The rave culture, the nomadic parties, that search for freedom from the social body and even, why not, from the political one, is an important part of Nicole’s personal development, and even if we don’t immediately notice it, it is synthesized and distilled in hints that punctuate the entire narrative, details that wink at us.
In a world of artificial illusions and false necessities, the story lies precisely in those details.
The theme of rituality emerges in the fragments that signify space. The syncretism of symbols, fetishes, and scents reminds me of the first advertising campaign for Yves Saint Laurent’s Opium perfume, created by Helmut Newton, with Jerry Hall dressed and immersed in silk, surrounded by blurred oriental architectures. Since ancient times, the baths have been a space for social and cultural hybridization, where the rigidity of roles softened in the steam.
The nostalgic architectural profile, suspended in time, mixes with fields that remind me of Afghanistan, back when my parents’ friends traveled to India.
Or those, Czechs or Spaniards, where my friends would go to harvest.
It’s as if absolution and dissolution were two lines running parallel, but in opposite directions, and that the form of the rite of passage creates a sort of heterotopic space, between real needs and illusory escapes.
The feet immersed in the black sand of a Lanzarote beach, metallic, primordial.
Small personal gestures, attempts at mediation that form a diary of public intimacy.
to us a giant seed, a fragment of a rosary as large as the desire to confront this ancient double that traverses us in space and time.
Corrode me, regenerate me.
We are all seeking shelter from neoliberal schizophrenia, an inversion of the everyday, to escape the imperative logic of production, at least for a while.

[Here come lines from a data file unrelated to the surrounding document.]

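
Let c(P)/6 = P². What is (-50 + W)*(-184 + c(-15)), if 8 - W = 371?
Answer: -481558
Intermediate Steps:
W = -363 (W = 8 - 1*371 = 8 - 371 = -363)
c(P) = 6*P²
(-50 + W)*(-184 + c(-15)) = (-50 - 363)*(-184 + 6*(-15)²) = -413*(-184 + 6*225) = -413*(-184 + 1350) = -413*1166 = -481558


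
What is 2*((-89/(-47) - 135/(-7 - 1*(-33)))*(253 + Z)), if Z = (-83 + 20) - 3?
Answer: -753797/611 ≈ -1233.7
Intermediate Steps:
Z = -66 (Z = -63 - 3 = -66)
2*((-89/(-47) - 135/(-7 - 1*(-33)))*(253 + Z)) = 2*((-89/(-47) - 135/(-7 - 1*(-33)))*(253 - 66)) = 2*((-89*(-1/47) - 135/(-7 + 33))*187) = 2*((89/47 - 135/26)*187) = 2*(-4031/1222*187) = 2*(-753797/1222) = -753797/611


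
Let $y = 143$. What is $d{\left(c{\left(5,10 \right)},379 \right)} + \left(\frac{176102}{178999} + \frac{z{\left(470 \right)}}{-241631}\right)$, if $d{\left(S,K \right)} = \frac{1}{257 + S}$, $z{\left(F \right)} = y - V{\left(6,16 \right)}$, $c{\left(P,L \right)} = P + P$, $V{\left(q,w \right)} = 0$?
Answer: $\frac{876747836708}{888323528271} \approx 0.98697$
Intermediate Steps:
$c{\left(P,L \right)} = 2 P$
$z{\left(F \right)} = 143$ ($z{\left(F \right)} = 143 - 0 = 143 + 0 = 143$)
$d{\left(c{\left(5,10 \right)},379 \right)} + \left(\frac{176102}{178999} + \frac{z{\left(470 \right)}}{-241631}\right) = \frac{1}{257 + 2 \cdot 5} + \left(\frac{176102}{178999} + \frac{143}{-241631}\right) = \frac{1}{257 + 10} + \left(176102 \cdot \frac{1}{178999} + 143 \left(- \frac{1}{241631}\right)\right) = \frac{1}{267} + \left(\frac{176102}{178999} - \frac{11}{18587}\right) = \frac{1}{267} + \frac{3271238885}{3327054413} = \frac{876747836708}{888323528271}$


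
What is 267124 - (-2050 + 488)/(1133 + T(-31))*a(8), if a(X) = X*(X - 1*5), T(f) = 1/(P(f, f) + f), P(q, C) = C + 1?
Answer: 2307970082/8639 ≈ 2.6716e+5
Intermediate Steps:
P(q, C) = 1 + C
T(f) = 1/(1 + 2*f) (T(f) = 1/((1 + f) + f) = 1/(1 + 2*f))
a(X) = X*(-5 + X) (a(X) = X*(X - 5) = X*(-5 + X))
267124 - (-2050 + 488)/(1133 + T(-31))*a(8) = 267124 - (-2050 + 488)/(1133 + 1/(1 + 2*(-31)))*8*(-5 + 8) = 267124 - (-1562/(1133 + 1/(1 - 62)))*8*3 = 267124 - (-1562/(1133 + 1/(-61)))*24 = 267124 - (-1562/(1133 - 1/61))*24 = 267124 - (-1562/69112/61)*24 = 267124 - (-1562*61/69112)*24 = 267124 - (-47641)*24/34556 = 267124 - 1*(-285846/8639) = 267124 + 285846/8639 = 2307970082/8639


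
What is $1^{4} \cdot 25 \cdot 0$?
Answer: $0$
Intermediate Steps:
$1^{4} \cdot 25 \cdot 0 = 1 \cdot 25 \cdot 0 = 25 \cdot 0 = 0$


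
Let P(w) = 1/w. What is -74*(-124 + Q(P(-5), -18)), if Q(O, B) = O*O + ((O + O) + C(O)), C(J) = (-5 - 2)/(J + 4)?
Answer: 4436004/475 ≈ 9339.0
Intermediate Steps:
C(J) = -7/(4 + J)
P(w) = 1/w
Q(O, B) = O² - 7/(4 + O) + 2*O (Q(O, B) = O*O + ((O + O) - 7/(4 + O)) = O² + (2*O - 7/(4 + O)) = O² + (-7/(4 + O) + 2*O) = O² - 7/(4 + O) + 2*O)
-74*(-124 + Q(P(-5), -18)) = -74*(-124 + (-7 + (2 + 1/(-5))*(4 + 1/(-5))/(-5))/(4 + 1/(-5))) = -74*(-124 + (-7 - (2 - ⅕)*(4 - ⅕)/5)/(4 - ⅕)) = -74*(-124 + (-7 - ⅕*9/5*19/5)/(19/5)) = -74*(-124 + 5*(-7 - 171/125)/19) = -74*(-124 + (5/19)*(-1046/125)) = -74*(-124 - 1046/475) = -74*(-59946/475) = 4436004/475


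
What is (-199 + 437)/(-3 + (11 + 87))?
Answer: 238/95 ≈ 2.5053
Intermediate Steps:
(-199 + 437)/(-3 + (11 + 87)) = 238/(-3 + 98) = 238/95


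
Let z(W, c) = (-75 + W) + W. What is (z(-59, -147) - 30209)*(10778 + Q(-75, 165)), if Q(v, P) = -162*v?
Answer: -697057056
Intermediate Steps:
z(W, c) = -75 + 2*W
(z(-59, -147) - 30209)*(10778 + Q(-75, 165)) = ((-75 + 2*(-59)) - 30209)*(10778 - 162*(-75)) = ((-75 - 118) - 30209)*(10778 + 12150) = (-193 - 30209)*22928 = -30402*22928 = -697057056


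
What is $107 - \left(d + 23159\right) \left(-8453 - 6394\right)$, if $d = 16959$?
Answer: $595632053$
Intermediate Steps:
$107 - \left(d + 23159\right) \left(-8453 - 6394\right) = 107 - \left(16959 + 23159\right) \left(-8453 - 6394\right) = 107 - 40118 \left(-14847\right) = 107 - -595631946 = 107 + 595631946 = 595632053$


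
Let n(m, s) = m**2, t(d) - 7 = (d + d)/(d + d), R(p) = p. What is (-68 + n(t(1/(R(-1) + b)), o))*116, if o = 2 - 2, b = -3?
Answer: -464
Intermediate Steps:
o = 0
t(d) = 8 (t(d) = 7 + (d + d)/(d + d) = 7 + (2*d)/((2*d)) = 7 + (2*d)*(1/(2*d)) = 7 + 1 = 8)
(-68 + n(t(1/(R(-1) + b)), o))*116 = (-68 + 8**2)*116 = (-68 + 64)*116 = -4*116 = -464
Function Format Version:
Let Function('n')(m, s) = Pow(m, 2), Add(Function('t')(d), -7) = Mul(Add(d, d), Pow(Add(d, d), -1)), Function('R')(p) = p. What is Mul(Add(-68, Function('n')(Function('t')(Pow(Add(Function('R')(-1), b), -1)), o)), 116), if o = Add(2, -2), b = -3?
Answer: -464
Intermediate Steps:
o = 0
Function('t')(d) = 8 (Function('t')(d) = Add(7, Mul(Add(d, d), Pow(Add(d, d), -1))) = Add(7, Mul(Mul(2, d), Pow(Mul(2, d), -1))) = Add(7, Mul(Mul(2, d), Mul(Rational(1, 2), Pow(d, -1)))) = Add(7, 1) = 8)
Mul(Add(-68, Function('n')(Function('t')(Pow(Add(Function('R')(-1), b), -1)), o)), 116) = Mul(Add(-68, Pow(8, 2)), 116) = Mul(Add(-68, 64), 116) = Mul(-4, 116) = -464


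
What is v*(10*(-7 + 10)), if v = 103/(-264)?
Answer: -515/44 ≈ -11.705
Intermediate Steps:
v = -103/264 (v = 103*(-1/264) = -103/264 ≈ -0.39015)
v*(10*(-7 + 10)) = -515*(-7 + 10)/132 = -515*3/132 = -103/264*30 = -515/44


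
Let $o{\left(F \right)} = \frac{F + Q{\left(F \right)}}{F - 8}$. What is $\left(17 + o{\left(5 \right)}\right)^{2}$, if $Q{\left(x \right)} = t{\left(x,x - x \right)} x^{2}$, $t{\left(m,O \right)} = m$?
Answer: $\frac{6241}{9} \approx 693.44$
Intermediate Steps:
$Q{\left(x \right)} = x^{3}$ ($Q{\left(x \right)} = x x^{2} = x^{3}$)
$o{\left(F \right)} = \frac{F + F^{3}}{-8 + F}$ ($o{\left(F \right)} = \frac{F + F^{3}}{F - 8} = \frac{F + F^{3}}{-8 + F}$)
$\left(17 + o{\left(5 \right)}\right)^{2} = \left(17 + \frac{5 + 5^{3}}{-8 + 5}\right)^{2} = \left(17 + \frac{5 + 125}{-3}\right)^{2} = \left(17 - \frac{130}{3}\right)^{2} = \left(- \frac{79}{3}\right)^{2} = \frac{6241}{9}$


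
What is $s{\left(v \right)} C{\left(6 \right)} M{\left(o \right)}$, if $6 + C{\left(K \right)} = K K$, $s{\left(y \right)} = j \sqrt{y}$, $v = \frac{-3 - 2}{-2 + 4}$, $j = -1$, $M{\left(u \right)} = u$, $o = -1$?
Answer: $15 i \sqrt{10} \approx 47.434 i$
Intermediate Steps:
$v = - \frac{5}{2} \approx -2.5$
$s{\left(y \right)} = - \sqrt{y}$
$C{\left(K \right)} = -6 + K^{2}$ ($C{\left(K \right)} = -6 + K K = -6 + K^{2}$)
$s{\left(v \right)} C{\left(6 \right)} M{\left(o \right)} = - \sqrt{- \frac{5}{2}} \left(-6 + 6^{2}\right) \left(-1\right) = - \frac{i \sqrt{10}}{2} \left(-6 + 36\right) \left(-1\right) = - \frac{i \sqrt{10}}{2} \cdot 30 \left(-1\right) = - 15 i \sqrt{10} \left(-1\right) = 15 i \sqrt{10}$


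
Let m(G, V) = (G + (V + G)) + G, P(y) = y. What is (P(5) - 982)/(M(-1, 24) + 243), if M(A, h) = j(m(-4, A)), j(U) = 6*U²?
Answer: -977/1257 ≈ -0.77725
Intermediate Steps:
m(G, V) = V + 3*G (m(G, V) = (G + (G + V)) + G = (V + 2*G) + G = V + 3*G)
M(A, h) = 6*(-12 + A)² (M(A, h) = 6*(A + 3*(-4))² = 6*(A - 12)² = 6*(-12 + A)²)
(P(5) - 982)/(M(-1, 24) + 243) = (5 - 982)/(6*(-12 - 1)² + 243) = -977/(6*(-13)² + 243) = -977/(6*169 + 243) = -977/(1014 + 243) = -977/1257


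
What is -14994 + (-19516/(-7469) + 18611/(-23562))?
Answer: -34264830287/2285514 ≈ -14992.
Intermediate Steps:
-14994 + (-19516/(-7469) + 18611/(-23562)) = -14994 + (-19516*(-1/7469) + 18611*(-1/23562)) = -14994 + (2788/1067 - 18611/23562) = -14994 + 4166629/2285514 = -34264830287/2285514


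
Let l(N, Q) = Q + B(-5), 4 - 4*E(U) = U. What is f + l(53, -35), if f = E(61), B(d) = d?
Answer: -217/4 ≈ -54.250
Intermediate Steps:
E(U) = 1 - U/4
l(N, Q) = -5 + Q (l(N, Q) = Q - 5 = -5 + Q)
f = -57/4 (f = 1 - ¼*61 = 1 - 61/4 = -57/4 ≈ -14.250)
f + l(53, -35) = -57/4 + (-5 - 35) = -57/4 - 40 = -217/4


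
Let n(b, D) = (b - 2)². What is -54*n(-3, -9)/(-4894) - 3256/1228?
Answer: -1784633/751229 ≈ -2.3756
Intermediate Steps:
n(b, D) = (-2 + b)²
-54*n(-3, -9)/(-4894) - 3256/1228 = -54*(-2 - 3)²/(-4894) - 3256/1228 = -54*(-5)²*(-1/4894) - 3256*1/1228 = -54*25*(-1/4894) - 814/307 = -1350*(-1/4894) - 814/307 = 675/2447 - 814/307 = -1784633/751229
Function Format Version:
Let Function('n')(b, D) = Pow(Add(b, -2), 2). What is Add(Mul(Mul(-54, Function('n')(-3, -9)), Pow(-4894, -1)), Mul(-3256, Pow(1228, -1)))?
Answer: Rational(-1784633, 751229) ≈ -2.3756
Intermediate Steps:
Function('n')(b, D) = Pow(Add(-2, b), 2)
Add(Mul(Mul(-54, Function('n')(-3, -9)), Pow(-4894, -1)), Mul(-3256, Pow(1228, -1))) = Add(Mul(Mul(-54, Pow(Add(-2, -3), 2)), Pow(-4894, -1)), Mul(-3256, Pow(1228, -1))) = Add(Mul(Mul(-54, Pow(-5, 2)), Rational(-1, 4894)), Mul(-3256, Rational(1, 1228))) = Add(Mul(Mul(-54, 25), Rational(-1, 4894)), Rational(-814, 307)) = Add(Mul(-1350, Rational(-1, 4894)), Rational(-814, 307)) = Add(Rational(675, 2447), Rational(-814, 307)) = Rational(-1784633, 751229)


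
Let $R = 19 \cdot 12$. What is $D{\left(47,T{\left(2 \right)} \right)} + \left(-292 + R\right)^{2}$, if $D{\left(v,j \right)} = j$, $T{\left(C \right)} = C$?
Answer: $4098$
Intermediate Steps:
$R = 228$
$D{\left(47,T{\left(2 \right)} \right)} + \left(-292 + R\right)^{2} = 2 + \left(-292 + 228\right)^{2} = 2 + \left(-64\right)^{2} = 2 + 4096 = 4098$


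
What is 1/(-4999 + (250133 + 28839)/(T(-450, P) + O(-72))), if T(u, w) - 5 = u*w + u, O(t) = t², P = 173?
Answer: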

The desire for suspension crosses epochs and trends, reappearing punctually at the threshold of imperception. The pharmaceutical-pornographic capitalism (Preciado) has turned our bodies into a field for technological and political experimentation, and the production of pleasure has become a matter of state.
The regime of digital surveillance (Zuboff) capitalizes on our behavioral surplus, and we have gone from being producers to consumers to products, and finally to raw material, through processes of data mining and data harvesting.

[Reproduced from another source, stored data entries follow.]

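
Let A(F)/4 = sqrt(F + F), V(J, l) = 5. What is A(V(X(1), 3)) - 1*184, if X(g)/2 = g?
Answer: -184 + 4*sqrt(10) ≈ -171.35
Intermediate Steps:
X(g) = 2*g
A(F) = 4*sqrt(2)*sqrt(F) (A(F) = 4*sqrt(F + F) = 4*sqrt(2*F) = 4*(sqrt(2)*sqrt(F)) = 4*sqrt(2)*sqrt(F))
A(V(X(1), 3)) - 1*184 = 4*sqrt(2)*sqrt(5) - 1*184 = 4*sqrt(10) - 184 = -184 + 4*sqrt(10)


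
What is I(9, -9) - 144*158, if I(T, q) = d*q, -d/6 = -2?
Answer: -22860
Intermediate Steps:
d = 12 (d = -6*(-2) = 12)
I(T, q) = 12*q
I(9, -9) - 144*158 = 12*(-9) - 144*158 = -108 - 22752 = -22860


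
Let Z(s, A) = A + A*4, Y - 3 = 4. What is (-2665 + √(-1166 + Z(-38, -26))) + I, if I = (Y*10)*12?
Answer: -1825 + 36*I ≈ -1825.0 + 36.0*I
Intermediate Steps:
Y = 7 (Y = 3 + 4 = 7)
Z(s, A) = 5*A (Z(s, A) = A + 4*A = 5*A)
I = 840 (I = (7*10)*12 = 70*12 = 840)
(-2665 + √(-1166 + Z(-38, -26))) + I = (-2665 + √(-1166 + 5*(-26))) + 840 = (-2665 + √(-1166 - 130)) + 840 = (-2665 + √(-1296)) + 840 = (-2665 + 36*I) + 840 = -1825 + 36*I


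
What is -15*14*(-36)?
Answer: 7560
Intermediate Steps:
-15*14*(-36) = -210*(-36) = 7560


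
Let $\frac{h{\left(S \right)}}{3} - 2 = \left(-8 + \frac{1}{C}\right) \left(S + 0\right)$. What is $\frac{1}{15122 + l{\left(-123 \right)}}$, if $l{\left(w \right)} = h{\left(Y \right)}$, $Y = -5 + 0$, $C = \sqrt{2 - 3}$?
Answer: $\frac{15248}{232501729} - \frac{15 i}{232501729} \approx 6.5582 \cdot 10^{-5} - 6.4516 \cdot 10^{-8} i$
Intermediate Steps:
$C = i$ ($C = \sqrt{-1} = i \approx 1.0 i$)
$Y = -5$
$h{\left(S \right)} = 6 + 3 S \left(-8 - i\right)$ ($h{\left(S \right)} = 6 + 3 \left(-8 + \frac{1}{i}\right) \left(S + 0\right) = 6 + 3 \left(-8 - i\right) S = 6 + 3 S \left(-8 - i\right)$)
$l{\left(w \right)} = 126 + 15 i$ ($l{\left(w \right)} = 6 - -120 - 3 i \left(-5\right) = 6 + 120 + 15 i = 126 + 15 i$)
$\frac{1}{15122 + l{\left(-123 \right)}} = \frac{1}{15122 + \left(126 + 15 i\right)} = \frac{1}{15248 + 15 i} = \frac{15248 - 15 i}{232501729}$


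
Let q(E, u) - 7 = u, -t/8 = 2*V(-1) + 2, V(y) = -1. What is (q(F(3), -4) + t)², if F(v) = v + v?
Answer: 9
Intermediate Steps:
F(v) = 2*v
t = 0 (t = -8*(2*(-1) + 2) = -8*(-2 + 2) = -8*0 = 0)
q(E, u) = 7 + u
(q(F(3), -4) + t)² = ((7 - 4) + 0)² = (3 + 0)² = 3² = 9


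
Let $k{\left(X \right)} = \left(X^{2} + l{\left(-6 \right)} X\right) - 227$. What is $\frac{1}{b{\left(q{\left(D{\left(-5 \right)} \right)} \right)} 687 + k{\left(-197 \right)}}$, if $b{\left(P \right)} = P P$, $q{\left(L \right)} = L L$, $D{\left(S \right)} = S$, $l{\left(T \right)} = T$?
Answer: $\frac{1}{469139} \approx 2.1316 \cdot 10^{-6}$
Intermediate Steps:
$q{\left(L \right)} = L^{2}$
$b{\left(P \right)} = P^{2}$
$k{\left(X \right)} = -227 + X^{2} - 6 X$ ($k{\left(X \right)} = \left(X^{2} - 6 X\right) - 227 = -227 + X^{2} - 6 X$)
$\frac{1}{b{\left(q{\left(D{\left(-5 \right)} \right)} \right)} 687 + k{\left(-197 \right)}} = \frac{1}{\left(\left(-5\right)^{2}\right)^{2} \cdot 687 - \left(-955 - 38809\right)} = \frac{1}{25^{2} \cdot 687 + \left(-227 + 38809 + 1182\right)} = \frac{1}{625 \cdot 687 + 39764} = \frac{1}{429375 + 39764} = \frac{1}{469139}$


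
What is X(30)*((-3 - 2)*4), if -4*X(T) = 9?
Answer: 45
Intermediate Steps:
X(T) = -9/4 (X(T) = -¼*9 = -9/4)
X(30)*((-3 - 2)*4) = -9*(-3 - 2)*4/4 = -(-45)*4/4 = -9/4*(-20) = 45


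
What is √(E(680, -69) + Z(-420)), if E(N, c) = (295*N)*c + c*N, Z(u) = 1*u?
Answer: 2*I*√3472185 ≈ 3726.8*I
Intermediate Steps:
Z(u) = u
E(N, c) = 296*N*c (E(N, c) = 295*N*c + N*c = 296*N*c)
√(E(680, -69) + Z(-420)) = √(296*680*(-69) - 420) = √(-13888320 - 420) = √(-13888740) = 2*I*√3472185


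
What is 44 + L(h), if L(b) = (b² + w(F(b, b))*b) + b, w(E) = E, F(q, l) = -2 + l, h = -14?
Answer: 450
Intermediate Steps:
L(b) = b + b² + b*(-2 + b) (L(b) = (b² + (-2 + b)*b) + b = (b² + b*(-2 + b)) + b = b + b² + b*(-2 + b))
44 + L(h) = 44 - 14*(-1 + 2*(-14)) = 44 - 14*(-1 - 28) = 44 - 14*(-29) = 44 + 406 = 450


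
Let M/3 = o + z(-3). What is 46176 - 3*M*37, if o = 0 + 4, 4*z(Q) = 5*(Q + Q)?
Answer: 94683/2 ≈ 47342.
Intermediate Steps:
z(Q) = 5*Q/2 (z(Q) = (5*(Q + Q))/4 = (5*(2*Q))/4 = (10*Q)/4 = 5*Q/2)
o = 4
M = -21/2 (M = 3*(4 + (5/2)*(-3)) = 3*(4 - 15/2) = 3*(-7/2) = -21/2 ≈ -10.500)
46176 - 3*M*37 = 46176 - 3*(-21/2)*37 = 46176 - (-63)*37/2 = 46176 - 1*(-2331/2) = 46176 + 2331/2 = 94683/2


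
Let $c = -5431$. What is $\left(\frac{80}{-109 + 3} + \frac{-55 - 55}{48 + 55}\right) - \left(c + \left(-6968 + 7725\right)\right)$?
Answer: $\frac{25505416}{5459} \approx 4672.2$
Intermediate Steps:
$\left(\frac{80}{-109 + 3} + \frac{-55 - 55}{48 + 55}\right) - \left(c + \left(-6968 + 7725\right)\right) = \left(\frac{80}{-109 + 3} + \frac{-55 - 55}{48 + 55}\right) - \left(-5431 + \left(-6968 + 7725\right)\right) = \left(\frac{80}{-106} - \frac{110}{103}\right) - \left(-5431 + 757\right) = \left(80 \left(- \frac{1}{106}\right) - \frac{110}{103}\right) - -4674 = \left(- \frac{40}{53} - \frac{110}{103}\right) + 4674 = - \frac{9950}{5459} + 4674 = \frac{25505416}{5459}$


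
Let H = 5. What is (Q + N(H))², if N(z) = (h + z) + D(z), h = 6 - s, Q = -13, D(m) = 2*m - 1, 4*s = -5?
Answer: 1089/16 ≈ 68.063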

If the soft machine works, don’t fix it.
The opiate removes the temporal dimension from fear. Suffering becomes abstract.
Associated with time, “slowing down” is an inappropriate term, “suspending” is more correct, while smoke remains in the lungs, and the eyes adjust to the steam.

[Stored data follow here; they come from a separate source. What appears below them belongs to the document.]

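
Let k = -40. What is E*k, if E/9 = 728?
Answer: -262080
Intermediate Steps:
E = 6552 (E = 9*728 = 6552)
E*k = 6552*(-40) = -262080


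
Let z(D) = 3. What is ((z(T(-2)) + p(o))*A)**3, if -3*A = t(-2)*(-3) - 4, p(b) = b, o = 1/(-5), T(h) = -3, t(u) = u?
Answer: -21952/3375 ≈ -6.5043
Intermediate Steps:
o = -1/5 ≈ -0.20000
A = -2/3 (A = -(-2*(-3) - 4)/3 = -(6 - 4)/3 = -1/3*2 = -2/3 ≈ -0.66667)
((z(T(-2)) + p(o))*A)**3 = ((3 - 1/5)*(-2/3))**3 = ((14/5)*(-2/3))**3 = (-28/15)**3 = -21952/3375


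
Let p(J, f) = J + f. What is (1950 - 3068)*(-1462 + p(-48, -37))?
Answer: 1729546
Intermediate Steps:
(1950 - 3068)*(-1462 + p(-48, -37)) = (1950 - 3068)*(-1462 + (-48 - 37)) = -1118*(-1462 - 85) = -1118*(-1547) = 1729546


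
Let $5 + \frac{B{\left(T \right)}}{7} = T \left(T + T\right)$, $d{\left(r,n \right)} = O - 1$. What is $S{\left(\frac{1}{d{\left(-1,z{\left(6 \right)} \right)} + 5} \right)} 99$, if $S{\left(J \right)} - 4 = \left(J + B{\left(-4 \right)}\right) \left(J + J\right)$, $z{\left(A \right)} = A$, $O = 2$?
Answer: $\frac{13277}{2} \approx 6638.5$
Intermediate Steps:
$d{\left(r,n \right)} = 1$ ($d{\left(r,n \right)} = 2 - 1 = 1$)
$B{\left(T \right)} = -35 + 14 T^{2}$ ($B{\left(T \right)} = -35 + 7 T \left(T + T\right) = -35 + 7 T 2 T = -35 + 7 \cdot 2 T^{2} = -35 + 14 T^{2}$)
$S{\left(J \right)} = 4 + 2 J \left(189 + J\right)$ ($S{\left(J \right)} = 4 + \left(J - \left(35 - 14 \left(-4\right)^{2}\right)\right) \left(J + J\right) = 4 + \left(J + \left(-35 + 14 \cdot 16\right)\right) 2 J = 4 + \left(J + \left(-35 + 224\right)\right) 2 J = 4 + \left(J + 189\right) 2 J = 4 + \left(189 + J\right) 2 J = 4 + 2 J \left(189 + J\right)$)
$S{\left(\frac{1}{d{\left(-1,z{\left(6 \right)} \right)} + 5} \right)} 99 = \left(4 + 2 \left(\frac{1}{1 + 5}\right)^{2} + \frac{378}{1 + 5}\right) 99 = \left(4 + 2 \left(\frac{1}{6}\right)^{2} + \frac{378}{6}\right) 99 = \left(4 + \frac{2}{36} + 378 \cdot \frac{1}{6}\right) 99 = \left(4 + 2 \cdot \frac{1}{36} + 63\right) 99 = \left(4 + \frac{1}{18} + 63\right) 99 = \frac{1207}{18} \cdot 99 = \frac{13277}{2}$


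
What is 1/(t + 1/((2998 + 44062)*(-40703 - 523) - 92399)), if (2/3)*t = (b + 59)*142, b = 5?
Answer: 1940187959/26448642257087 ≈ 7.3357e-5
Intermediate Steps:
t = 13632 (t = 3*((5 + 59)*142)/2 = 3*(64*142)/2 = (3/2)*9088 = 13632)
1/(t + 1/((2998 + 44062)*(-40703 - 523) - 92399)) = 1/(13632 + 1/((2998 + 44062)*(-40703 - 523) - 92399)) = 1/(13632 + 1/(47060*(-41226) - 92399)) = 1/(13632 + 1/(-1940095560 - 92399)) = 1/(13632 + 1/(-1940187959)) = 1/(13632 - 1/1940187959) = 1/(26448642257087/1940187959) = 1940187959/26448642257087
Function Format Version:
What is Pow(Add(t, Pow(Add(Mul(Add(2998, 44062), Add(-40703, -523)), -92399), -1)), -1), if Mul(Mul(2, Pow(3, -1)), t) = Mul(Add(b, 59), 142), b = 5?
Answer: Rational(1940187959, 26448642257087) ≈ 7.3357e-5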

Always too long, always too short, a smoke in time-lapse. “Follow the dragon along the tinfoil.”
An invitation to get lost. The fear of what we have left behind. Paraphrasing Nicole, who in turn quotes an artist she greatly admires, Mike Kelley, “more hours of love than can ever be repaid.”
In the bubble, time becomes an abstract concept.
An abstraction that resonates in the tension between anesthesia and hypersensitivity, in the struggle between the need to protect oneself and the attraction to narcotic dissolution.
This exhibition is a look at Nicole’s hidden intimacy. We trace her steps, always balancing between the personal and the collective; the gallery space offers us a temporary refuge made of tactics and strategies to mediate a condition of serenity, always on the edge.
A dichotomy whose dialectic, perhaps irresolvable, resonates already in the title, Seeds of Presence // Seeds of Absence.
Once again, seeds as large as the desire to confront the personal dualisms of being human.
And it is precisely in this space of tension that Nicole Colombo’s artistic research, in my opinion, finds its resonance.